Fabrice Bonnifet, président du C3D (Club des directeurs du développement durable) va dans le même sens en rappelant les conséquences du développement de l’intelligence artificielle sur la consommation d’énergies, de ressources minérales et d’eau, qui risquent de rapidement se heurter aux limites planétaires et à des conflits d’usage : « Si nous étions raisonnables, l’IA devrait être en priorité utilisée pour des usages véritablement utiles au bien commun. C’est cela, le “techno-discernement”. Tôt ou tard il faudra réguler cette technologie »[9].
Le discernement est la condition préalable à la sobriété heureuse ou la frugalité consentie, bref aux modèles d’affaires vers lesquels nos entreprises doivent pivoter pour préserver un futur désirable.
Le discernement est aussi essentiel à la RSE parce qu’il nous permet de trier, de hiérarchiser, de distinguer l’essentiel de l’accessoire.

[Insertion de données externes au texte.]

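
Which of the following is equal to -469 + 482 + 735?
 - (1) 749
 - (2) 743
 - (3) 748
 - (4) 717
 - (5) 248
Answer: 3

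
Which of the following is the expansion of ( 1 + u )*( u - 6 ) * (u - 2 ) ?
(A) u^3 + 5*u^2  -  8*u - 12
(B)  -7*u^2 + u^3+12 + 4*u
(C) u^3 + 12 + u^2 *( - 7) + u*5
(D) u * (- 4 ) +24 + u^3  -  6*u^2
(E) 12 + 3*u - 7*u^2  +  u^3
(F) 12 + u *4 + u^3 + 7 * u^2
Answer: B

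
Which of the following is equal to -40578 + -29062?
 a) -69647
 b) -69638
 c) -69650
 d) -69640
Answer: d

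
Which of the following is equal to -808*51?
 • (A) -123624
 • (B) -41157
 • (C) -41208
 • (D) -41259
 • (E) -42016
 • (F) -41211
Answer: C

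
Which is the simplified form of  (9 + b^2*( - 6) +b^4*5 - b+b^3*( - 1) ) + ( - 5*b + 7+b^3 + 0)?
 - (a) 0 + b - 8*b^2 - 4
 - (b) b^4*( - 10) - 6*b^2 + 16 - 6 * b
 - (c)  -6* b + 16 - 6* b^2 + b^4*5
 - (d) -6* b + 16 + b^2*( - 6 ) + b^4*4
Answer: c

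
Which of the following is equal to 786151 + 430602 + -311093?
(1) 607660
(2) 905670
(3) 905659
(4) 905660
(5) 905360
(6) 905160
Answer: 4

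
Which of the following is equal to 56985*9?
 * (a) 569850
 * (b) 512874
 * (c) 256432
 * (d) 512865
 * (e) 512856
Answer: d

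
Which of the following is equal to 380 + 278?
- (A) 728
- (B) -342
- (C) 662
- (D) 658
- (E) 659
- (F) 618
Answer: D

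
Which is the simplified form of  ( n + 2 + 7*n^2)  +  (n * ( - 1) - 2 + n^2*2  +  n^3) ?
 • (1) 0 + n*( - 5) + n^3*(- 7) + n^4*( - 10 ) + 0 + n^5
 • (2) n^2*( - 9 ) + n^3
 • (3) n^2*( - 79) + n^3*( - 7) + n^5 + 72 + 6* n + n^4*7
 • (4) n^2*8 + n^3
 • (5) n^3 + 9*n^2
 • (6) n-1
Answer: 5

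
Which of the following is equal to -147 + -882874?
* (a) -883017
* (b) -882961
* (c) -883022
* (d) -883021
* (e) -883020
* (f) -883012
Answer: d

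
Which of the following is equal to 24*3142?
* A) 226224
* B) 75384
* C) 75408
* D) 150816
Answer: C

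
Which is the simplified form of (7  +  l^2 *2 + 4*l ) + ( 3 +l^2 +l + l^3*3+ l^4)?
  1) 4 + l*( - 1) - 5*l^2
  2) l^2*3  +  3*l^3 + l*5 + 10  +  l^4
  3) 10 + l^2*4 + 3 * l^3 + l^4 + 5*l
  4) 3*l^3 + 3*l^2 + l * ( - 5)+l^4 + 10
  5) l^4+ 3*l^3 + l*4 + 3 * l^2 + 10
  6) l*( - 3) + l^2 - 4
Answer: 2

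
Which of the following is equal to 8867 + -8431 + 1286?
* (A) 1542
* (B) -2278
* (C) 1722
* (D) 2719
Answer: C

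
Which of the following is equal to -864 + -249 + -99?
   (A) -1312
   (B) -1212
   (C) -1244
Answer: B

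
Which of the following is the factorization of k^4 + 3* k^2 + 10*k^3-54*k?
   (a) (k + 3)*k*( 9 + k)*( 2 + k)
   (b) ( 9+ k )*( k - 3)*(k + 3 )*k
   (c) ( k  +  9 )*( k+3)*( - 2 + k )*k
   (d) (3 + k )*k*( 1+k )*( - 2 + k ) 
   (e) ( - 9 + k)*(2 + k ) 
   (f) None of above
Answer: c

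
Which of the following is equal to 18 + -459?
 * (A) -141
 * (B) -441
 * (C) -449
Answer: B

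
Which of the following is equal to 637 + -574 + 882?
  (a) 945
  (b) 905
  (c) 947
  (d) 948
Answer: a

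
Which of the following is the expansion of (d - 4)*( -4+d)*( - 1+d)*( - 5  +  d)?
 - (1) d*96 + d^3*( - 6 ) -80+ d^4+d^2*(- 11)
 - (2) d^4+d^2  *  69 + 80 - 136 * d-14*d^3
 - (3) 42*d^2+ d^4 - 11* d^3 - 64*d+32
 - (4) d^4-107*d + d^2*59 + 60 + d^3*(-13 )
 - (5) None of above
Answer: 2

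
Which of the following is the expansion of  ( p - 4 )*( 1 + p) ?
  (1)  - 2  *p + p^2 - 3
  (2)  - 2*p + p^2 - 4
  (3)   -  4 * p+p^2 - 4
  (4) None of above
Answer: 4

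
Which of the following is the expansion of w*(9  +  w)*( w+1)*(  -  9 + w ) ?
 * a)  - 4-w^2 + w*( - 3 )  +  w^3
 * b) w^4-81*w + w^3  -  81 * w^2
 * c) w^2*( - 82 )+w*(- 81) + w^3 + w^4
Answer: b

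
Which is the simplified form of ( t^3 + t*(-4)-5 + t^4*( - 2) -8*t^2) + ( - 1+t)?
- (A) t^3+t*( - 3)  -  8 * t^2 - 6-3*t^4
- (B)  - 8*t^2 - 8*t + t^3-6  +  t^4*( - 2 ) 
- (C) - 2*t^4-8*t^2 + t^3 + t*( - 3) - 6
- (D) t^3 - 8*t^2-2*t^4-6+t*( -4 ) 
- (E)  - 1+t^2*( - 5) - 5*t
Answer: C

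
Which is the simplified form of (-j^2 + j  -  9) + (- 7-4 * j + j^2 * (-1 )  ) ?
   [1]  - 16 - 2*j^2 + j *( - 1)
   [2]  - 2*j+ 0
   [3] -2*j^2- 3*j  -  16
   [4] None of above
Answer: 3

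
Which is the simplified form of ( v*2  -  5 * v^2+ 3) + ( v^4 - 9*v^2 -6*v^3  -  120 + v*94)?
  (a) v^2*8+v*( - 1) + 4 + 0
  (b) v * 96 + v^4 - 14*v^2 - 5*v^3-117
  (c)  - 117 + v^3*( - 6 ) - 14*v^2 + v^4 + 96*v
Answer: c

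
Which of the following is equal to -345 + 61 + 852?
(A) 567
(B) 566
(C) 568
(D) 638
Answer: C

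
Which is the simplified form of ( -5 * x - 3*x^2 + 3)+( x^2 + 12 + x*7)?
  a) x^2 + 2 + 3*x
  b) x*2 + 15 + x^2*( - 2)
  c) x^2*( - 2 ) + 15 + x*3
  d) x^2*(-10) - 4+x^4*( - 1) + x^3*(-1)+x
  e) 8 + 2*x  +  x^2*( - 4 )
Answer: b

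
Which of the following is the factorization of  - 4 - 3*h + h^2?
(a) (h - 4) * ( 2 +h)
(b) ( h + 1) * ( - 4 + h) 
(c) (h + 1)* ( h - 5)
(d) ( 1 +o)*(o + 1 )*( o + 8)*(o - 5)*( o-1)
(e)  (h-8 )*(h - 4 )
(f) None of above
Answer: b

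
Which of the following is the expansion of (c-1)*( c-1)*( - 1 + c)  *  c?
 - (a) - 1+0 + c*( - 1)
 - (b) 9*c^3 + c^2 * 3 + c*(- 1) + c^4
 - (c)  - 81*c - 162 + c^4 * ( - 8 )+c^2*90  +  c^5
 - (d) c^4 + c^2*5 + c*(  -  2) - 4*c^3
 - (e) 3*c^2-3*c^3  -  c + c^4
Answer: e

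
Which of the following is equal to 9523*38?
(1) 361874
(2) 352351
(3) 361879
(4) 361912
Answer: 1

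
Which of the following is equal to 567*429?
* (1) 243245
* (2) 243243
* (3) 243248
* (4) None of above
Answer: 2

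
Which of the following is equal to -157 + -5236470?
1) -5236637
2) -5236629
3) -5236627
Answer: 3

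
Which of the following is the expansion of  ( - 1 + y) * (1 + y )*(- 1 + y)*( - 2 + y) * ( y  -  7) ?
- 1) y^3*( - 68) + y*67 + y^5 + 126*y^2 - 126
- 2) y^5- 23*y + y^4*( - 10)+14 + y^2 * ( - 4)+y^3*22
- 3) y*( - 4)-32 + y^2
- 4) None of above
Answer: 2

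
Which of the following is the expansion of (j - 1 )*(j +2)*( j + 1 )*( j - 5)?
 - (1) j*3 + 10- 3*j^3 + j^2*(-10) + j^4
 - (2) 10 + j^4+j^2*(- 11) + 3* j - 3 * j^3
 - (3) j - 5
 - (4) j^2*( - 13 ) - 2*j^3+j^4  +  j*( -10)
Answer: 2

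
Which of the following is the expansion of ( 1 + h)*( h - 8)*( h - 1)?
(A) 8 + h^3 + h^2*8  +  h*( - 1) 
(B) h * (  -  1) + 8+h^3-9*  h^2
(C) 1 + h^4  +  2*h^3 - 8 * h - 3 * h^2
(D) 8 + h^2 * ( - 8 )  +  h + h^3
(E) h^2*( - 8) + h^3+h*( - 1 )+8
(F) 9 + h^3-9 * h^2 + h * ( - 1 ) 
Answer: E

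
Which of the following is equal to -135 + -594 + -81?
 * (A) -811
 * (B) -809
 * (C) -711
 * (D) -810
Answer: D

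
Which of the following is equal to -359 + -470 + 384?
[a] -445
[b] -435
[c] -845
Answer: a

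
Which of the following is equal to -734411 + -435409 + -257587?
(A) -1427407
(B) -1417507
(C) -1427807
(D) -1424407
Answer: A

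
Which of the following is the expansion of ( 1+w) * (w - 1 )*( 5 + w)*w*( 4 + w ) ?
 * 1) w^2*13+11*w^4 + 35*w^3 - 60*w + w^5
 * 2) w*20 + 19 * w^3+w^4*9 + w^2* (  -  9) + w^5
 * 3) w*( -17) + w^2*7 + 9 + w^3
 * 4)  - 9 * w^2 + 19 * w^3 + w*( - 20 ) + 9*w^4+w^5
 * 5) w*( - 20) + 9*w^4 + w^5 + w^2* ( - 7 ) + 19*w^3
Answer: 4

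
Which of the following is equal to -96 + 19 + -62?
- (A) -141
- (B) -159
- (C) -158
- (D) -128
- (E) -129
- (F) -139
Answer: F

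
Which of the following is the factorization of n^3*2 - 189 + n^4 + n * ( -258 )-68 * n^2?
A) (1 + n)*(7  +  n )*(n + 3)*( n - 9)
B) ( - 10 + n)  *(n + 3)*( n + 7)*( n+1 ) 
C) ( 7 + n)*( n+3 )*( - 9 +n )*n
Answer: A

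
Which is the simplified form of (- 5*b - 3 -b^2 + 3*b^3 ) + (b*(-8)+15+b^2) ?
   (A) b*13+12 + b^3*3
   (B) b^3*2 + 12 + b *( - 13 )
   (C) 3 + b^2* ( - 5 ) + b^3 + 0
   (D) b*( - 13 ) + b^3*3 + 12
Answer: D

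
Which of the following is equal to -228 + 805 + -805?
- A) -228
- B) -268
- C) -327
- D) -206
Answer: A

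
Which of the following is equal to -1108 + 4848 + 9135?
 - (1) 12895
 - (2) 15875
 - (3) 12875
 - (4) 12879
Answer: 3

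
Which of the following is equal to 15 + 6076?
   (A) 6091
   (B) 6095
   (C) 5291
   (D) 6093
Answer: A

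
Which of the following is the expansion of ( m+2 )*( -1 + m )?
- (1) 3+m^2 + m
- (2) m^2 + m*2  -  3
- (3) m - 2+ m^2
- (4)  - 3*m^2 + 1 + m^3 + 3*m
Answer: 3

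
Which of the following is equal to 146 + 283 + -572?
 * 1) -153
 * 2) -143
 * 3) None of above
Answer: 2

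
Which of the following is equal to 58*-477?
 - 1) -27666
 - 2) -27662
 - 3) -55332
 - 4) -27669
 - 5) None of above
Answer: 1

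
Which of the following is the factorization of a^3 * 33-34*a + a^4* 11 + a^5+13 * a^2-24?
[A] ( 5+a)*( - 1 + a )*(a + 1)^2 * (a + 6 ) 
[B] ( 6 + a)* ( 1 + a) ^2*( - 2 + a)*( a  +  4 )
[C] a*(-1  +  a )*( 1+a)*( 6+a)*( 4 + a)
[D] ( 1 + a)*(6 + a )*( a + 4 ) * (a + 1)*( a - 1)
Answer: D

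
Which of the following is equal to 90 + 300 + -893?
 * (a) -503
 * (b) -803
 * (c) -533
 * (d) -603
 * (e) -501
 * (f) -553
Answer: a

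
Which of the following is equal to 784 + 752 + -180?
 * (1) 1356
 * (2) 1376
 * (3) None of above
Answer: 1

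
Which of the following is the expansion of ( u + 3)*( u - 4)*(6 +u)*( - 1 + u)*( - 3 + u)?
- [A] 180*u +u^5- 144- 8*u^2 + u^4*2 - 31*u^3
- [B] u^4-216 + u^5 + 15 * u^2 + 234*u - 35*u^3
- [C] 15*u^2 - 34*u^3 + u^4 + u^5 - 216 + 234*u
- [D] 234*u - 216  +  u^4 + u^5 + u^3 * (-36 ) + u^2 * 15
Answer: B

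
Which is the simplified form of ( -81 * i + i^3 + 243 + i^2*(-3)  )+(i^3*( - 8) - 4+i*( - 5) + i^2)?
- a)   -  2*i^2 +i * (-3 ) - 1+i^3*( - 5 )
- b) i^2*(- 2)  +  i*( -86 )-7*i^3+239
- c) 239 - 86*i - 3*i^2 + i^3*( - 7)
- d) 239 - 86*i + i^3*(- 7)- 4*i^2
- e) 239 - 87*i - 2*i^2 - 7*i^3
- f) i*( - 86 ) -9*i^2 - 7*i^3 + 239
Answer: b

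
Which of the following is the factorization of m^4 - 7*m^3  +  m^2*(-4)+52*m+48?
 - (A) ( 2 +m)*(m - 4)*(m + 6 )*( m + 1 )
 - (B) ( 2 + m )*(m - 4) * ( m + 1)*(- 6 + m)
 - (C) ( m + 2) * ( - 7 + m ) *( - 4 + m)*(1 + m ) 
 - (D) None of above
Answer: B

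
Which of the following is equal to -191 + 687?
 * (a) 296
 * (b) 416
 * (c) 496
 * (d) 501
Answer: c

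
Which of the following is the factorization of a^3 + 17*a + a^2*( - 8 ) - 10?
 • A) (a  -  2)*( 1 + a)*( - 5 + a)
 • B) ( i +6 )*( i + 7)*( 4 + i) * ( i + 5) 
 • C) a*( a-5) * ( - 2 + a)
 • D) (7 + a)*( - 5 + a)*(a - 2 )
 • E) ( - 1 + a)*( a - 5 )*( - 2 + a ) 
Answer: E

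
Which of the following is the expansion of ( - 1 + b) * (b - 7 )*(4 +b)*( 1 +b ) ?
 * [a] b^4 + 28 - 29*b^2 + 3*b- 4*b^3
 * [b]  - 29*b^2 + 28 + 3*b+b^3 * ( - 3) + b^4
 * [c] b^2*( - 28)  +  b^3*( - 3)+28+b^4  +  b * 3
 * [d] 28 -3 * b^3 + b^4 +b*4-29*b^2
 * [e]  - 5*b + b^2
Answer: b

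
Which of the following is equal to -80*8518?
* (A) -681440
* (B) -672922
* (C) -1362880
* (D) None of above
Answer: A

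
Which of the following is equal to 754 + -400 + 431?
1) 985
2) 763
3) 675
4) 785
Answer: 4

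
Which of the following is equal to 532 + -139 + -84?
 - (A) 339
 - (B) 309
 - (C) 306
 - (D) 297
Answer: B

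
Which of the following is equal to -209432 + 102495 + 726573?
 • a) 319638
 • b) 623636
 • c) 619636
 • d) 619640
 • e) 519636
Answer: c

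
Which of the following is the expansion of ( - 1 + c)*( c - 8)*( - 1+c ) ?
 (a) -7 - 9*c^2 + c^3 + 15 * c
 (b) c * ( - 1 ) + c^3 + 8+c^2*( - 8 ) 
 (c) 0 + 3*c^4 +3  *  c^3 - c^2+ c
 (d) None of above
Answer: d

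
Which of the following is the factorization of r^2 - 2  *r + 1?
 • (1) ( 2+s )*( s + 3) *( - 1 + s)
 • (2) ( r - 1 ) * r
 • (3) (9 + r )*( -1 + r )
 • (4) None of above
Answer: 4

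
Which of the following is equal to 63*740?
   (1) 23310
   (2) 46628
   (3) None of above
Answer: 3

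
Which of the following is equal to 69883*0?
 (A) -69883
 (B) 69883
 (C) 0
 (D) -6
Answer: C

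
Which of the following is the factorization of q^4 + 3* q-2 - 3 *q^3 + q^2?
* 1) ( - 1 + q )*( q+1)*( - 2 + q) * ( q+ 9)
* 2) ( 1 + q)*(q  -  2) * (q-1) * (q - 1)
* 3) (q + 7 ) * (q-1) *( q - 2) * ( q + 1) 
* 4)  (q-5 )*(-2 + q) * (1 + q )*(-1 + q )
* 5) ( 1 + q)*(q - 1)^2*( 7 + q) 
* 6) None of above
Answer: 2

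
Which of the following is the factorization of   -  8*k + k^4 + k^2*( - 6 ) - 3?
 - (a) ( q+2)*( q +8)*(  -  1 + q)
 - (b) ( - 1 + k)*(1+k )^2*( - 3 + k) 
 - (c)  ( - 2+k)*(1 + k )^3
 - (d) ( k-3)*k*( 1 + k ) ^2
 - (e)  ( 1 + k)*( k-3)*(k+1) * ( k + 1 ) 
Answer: e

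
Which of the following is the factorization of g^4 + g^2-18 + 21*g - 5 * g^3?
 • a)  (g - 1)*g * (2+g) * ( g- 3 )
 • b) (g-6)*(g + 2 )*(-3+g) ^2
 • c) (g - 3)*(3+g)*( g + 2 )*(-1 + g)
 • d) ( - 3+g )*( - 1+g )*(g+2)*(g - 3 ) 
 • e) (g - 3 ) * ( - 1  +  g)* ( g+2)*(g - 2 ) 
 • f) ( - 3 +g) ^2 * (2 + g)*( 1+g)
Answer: d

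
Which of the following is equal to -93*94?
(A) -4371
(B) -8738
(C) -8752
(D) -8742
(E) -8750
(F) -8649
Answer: D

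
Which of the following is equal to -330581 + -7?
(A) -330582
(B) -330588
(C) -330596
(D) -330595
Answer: B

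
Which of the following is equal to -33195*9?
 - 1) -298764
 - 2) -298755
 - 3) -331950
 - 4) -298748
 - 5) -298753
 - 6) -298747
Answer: 2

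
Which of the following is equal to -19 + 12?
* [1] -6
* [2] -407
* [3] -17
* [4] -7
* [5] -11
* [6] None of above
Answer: 4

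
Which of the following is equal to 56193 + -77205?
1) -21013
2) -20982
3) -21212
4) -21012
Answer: 4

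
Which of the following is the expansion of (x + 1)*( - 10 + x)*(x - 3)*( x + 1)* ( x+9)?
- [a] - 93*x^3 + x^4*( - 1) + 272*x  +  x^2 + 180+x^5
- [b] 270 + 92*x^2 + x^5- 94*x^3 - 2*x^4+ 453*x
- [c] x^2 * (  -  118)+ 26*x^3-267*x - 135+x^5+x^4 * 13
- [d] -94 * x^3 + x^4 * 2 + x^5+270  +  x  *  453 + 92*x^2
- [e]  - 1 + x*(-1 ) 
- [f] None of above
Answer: b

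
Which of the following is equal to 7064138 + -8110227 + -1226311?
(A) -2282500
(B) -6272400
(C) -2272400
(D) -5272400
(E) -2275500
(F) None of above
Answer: C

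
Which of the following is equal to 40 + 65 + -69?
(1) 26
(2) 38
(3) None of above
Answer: 3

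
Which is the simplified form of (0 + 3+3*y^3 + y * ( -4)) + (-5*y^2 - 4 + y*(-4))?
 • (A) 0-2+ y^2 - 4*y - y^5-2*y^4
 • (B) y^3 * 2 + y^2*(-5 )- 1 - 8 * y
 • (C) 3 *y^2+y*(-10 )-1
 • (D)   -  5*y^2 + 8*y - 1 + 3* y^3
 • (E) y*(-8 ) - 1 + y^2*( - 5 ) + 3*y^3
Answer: E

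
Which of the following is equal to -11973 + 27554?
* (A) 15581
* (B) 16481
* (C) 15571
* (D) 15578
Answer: A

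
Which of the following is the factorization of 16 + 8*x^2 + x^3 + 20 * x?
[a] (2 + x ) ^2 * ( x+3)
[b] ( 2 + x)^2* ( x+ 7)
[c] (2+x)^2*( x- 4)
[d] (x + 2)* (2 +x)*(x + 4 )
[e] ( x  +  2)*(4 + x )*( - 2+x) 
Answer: d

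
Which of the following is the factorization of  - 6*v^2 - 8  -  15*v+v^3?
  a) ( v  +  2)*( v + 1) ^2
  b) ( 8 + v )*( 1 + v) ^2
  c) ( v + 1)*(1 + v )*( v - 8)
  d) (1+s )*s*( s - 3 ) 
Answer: c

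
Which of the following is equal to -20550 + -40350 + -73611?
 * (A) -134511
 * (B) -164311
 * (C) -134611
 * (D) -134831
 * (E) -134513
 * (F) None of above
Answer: A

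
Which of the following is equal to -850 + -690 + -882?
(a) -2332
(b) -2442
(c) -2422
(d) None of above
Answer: c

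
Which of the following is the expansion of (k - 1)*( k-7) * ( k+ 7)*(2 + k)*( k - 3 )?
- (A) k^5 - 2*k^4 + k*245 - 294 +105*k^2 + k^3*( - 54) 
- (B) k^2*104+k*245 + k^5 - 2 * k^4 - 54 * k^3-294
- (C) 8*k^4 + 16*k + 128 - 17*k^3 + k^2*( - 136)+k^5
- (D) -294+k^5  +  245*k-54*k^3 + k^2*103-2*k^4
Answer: B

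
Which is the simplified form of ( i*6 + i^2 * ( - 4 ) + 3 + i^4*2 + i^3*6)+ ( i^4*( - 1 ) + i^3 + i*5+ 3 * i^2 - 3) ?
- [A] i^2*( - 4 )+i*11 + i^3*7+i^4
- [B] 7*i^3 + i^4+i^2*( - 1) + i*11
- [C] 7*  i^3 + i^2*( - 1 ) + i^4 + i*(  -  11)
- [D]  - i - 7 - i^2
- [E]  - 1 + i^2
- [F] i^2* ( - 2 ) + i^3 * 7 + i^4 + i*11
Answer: B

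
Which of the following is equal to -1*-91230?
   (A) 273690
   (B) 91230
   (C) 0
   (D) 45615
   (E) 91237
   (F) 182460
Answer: B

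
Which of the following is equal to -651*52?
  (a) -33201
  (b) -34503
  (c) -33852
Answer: c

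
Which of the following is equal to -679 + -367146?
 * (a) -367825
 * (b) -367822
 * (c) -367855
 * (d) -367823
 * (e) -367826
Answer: a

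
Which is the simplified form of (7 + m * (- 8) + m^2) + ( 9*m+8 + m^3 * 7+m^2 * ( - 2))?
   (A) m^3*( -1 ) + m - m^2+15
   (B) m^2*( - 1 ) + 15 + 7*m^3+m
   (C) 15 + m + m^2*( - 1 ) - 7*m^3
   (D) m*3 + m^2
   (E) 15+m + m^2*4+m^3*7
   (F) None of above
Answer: B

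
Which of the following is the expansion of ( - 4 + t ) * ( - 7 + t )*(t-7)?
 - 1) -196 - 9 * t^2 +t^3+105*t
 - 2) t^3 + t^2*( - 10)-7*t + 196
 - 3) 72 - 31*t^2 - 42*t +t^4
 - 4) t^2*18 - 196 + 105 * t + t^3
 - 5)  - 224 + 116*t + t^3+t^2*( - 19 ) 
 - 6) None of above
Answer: 6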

C’est le cœur, par exemple, de la démarche de construction d’une matrice de double matérialité, chère aux aficionados de la CSRD. Et les premiers rapports CSRD dont nous disposons le confirment : le discernement fait la différence entre les matrices de matérialité qui s’effondrent sous leur propre poids et celles qui reflètent la vérité des enjeux d’une entreprise (voir : « La CSRD marque l’entrée dans l’économie d’impact »).
Le discernement est aussi une compétence managériale, essentielle pour qui veut entreprendre une transition vers le management responsable (voir : « Management responsable ? »). Pour manager avec discernement, il faut commencer par poser les vrais problèmes, faire la part des choses, questionner les évidences, exercer sa pensée critique, prendre de la distance par rapport à la situation. Les managers aujourd’hui, doivent trouver leur chemin au beau milieu des injonctions contradictoires et des dilemmes éthiques. Le discernement est leur boussole, qui leur permet de mettre en œuvre au quotidien ce que j’appelle le bricolage organisationnel.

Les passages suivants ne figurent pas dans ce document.